Fixing Toxic Culture: Where It Starts

Most schools can name their values. Many can identify behaviors that bring those values to life. The real challenge, and opportunity, lies in consistently addressing the behaviors that contradict them.

Clarity requires the courage to stop initiatives, confront negative behaviors, and reflect on your own behaviors. If we say we value positive relationships, then dismissive tones, eye-rolling, and public criticism cannot be brushed off as personality quirks. If we say we believe in accountability, then chronic negativity without solutions cannot be excused as “just how they are.”

But here’s an important truth: for some educators, silence hasn’t come from indifference; it has come from experience. Speaking up may have felt unsafe. Naming concerns may have carried unintended consequences. In those contexts, silence can become a form of self-protection. That reality deserves acknowledgment.

Still, silence is rarely neutral. Sometimes it reflects acceptance; other times it reflects fear or fatigue. Either way, unaddressed patterns persist. I’ve found that culture begins to heal when we move from avoidance to attention.

Avoidance sounds like:

* “That’s just her personality.”
* “He’s been here a long time.”
* “I don’t want to make it worse.”
* “It’ll blow over.”

Attention sounds like:

* “Help me understand what’s behind that comment.”
* “That tone doesn’t align with how we treat one another.”
* “Let’s bring that concern into the room, not the hallway.”
* “How does this decision serve students?”

Addressing misalignment doesn’t require volume. It requires consistency. When we consistently and calmly name misalignment, while protecting dignity, patterns shift. Not overnight. Not without resistance. But over time, the message becomes unmistakable: this is who we are, and this is who we are becoming.

One of the most dangerous elements of unhealthy culture is normalization when sarcasm becomes expected. When disengagement becomes routine. When low expectations become the path of least resistance, what we tolerate becomes what we teach, both to staff and to students.

And here’s what I’ve learned: toxic culture often reflects systemic patterns more than individual flaws. It lives in the gap between our stated values and our daily practices. That gap is influenced by workload, communication structures, leadership modeling, and decision-making processes, not just personal attitudes.

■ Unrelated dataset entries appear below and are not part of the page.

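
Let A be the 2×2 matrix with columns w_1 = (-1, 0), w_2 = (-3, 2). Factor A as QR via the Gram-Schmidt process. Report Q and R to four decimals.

w_1 = (-1, 0); ‖w_1‖ = 1.0000, so e_1 = (-1.0000, 0.0000).
e_1·w_2 = (-1.0000)·(-3) + 0.0000·2 = 3.0000.
u_2 = w_2 − 3.0000·e_1 = (0.0000, 2.0000).
‖u_2‖ = 2.0000, so e_2 = (0.0000, 1.0000).

Q = [[-1.0000, 0.0000], [0.0000, 1.0000]], R = [[1.0000, 3.0000], [0.0000, 2.0000]]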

Culture shifts happen at every level, in classrooms, hallways, team meetings, and informal conversations. Every educator has influence. Leaders must examine structures. Teachers must examine interactions. Teams must examine norms. The work is shared.

So where do you start?

Start small and specific because it’s more sustainable and creates genuine momentum.

Choose one value. Define three observable behaviors that demonstrate it. Then define three behaviors that undermine it. Share them with your team. Refer to them often. Reinforce them consistently. Adjust structures that contradict them. Then ask yourself a harder question:

* Where have I been silent?
* Where have I avoided naming misalignment?
* Where have our systems rewarded convenience over clarity?
* Where have we prioritized comfort over student-centered decisions?

Fixing toxic culture isn’t about calling people out. It’s about calling people up. It’s about protecting dignity while protecting standards. It’s about aligning our behavior and systems with the environment we want to create for students. Culture improves when we move from hoping to shaping. Not through fear. Not through force. But through clarity, attention, courage, and structural alignment.

If something feels off in your building, trust that instinct. Then begin where culture always begins: within your sphere of influence, your leadership decisions, your classroom norms, your team expectations. The encouraging truth is that culture is always shifting. With intentional attention and consistent action, it can shift toward the vision we hold for our students and staff.

Start with the pattern you’re willing to interrupt today.